Annie Huang, Taipei; Vyra Wu, DIGITIMES Asia 0

Credit: AFP

In the dynamic landscape of renewable energy, Taiwan emerges as a key player in the offshore wind power arena. Lucas Lin, Chairman of Synera Renewable Energy (SRE), said the island nation leverages advanced technology and a robust talent pool to stake its claim in the booming offshore wind market.

As global demand for offshore wind energy continues to surge, Taiwan finds itself at the forefront of a competitive race for vital supply chain resources. Lin outlines four essential pillars driving Taiwan's renewable energy development:

1. Government and regulatory framework: Taiwan's energy policies are intricately woven into its national agenda, providing a clear roadmap for industry stakeholders amidst changing political landscapes.

2. Localized project development: rigorous site surveys, risk analysis, and interface management are essential in successfully executing offshore wind projects, ensuring seamless integration with local ecosystems.

3. Contractor and supply chain management: balancing regional supply chain dynamics and navigating cost-risk trade-offs are critical considerations for project sustainability and efficiency.

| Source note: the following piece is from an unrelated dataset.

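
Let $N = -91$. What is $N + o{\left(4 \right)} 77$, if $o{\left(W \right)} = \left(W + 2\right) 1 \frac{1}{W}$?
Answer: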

4. Financial infrastructure: access to robust financial mechanisms, including support from Export Credit Agencies (ECAs) and international banking institutions, fuels the growth of Taiwan's offshore wind sector. Lin anticipates discussions around establishing a domestic financing mechanism, reflecting the island's commitment to sustainable energy development.

In light of SRE's recent strides in offshore wind power, Lin highlighted the company's expansion into the Japanese market. With a total project capacity of 5.3GW, including 3.1GW in Taiwan and 2.2GW in Japan, Synera focuses on projects such as the Kyushu offshore wind farm, incorporating fixed and floating pile installations. While the company primarily targets the Asian market, particularly Taiwan and Japan, it also monitors opportunities in South Korea, Southeast Asia, and Australia. However, such expansion efforts necessitate careful consideration of each country's legal frameworks and infrastructure capabilities.

Taiwan's offshore wind sector is expected to reach 40-50GW by 2050, with Lin estimating it will likely settle around 45GW. Meanwhile, solar photovoltaic (PV) power is projected to range from 40-80GW. However, given Taiwan's limited land availability, solar PV development faces challenges unless it transitions offshore. Regardless, offshore wind power and solar PV are poised to maintain their status as Taiwan's primary sources of green energy in the foreseeable future.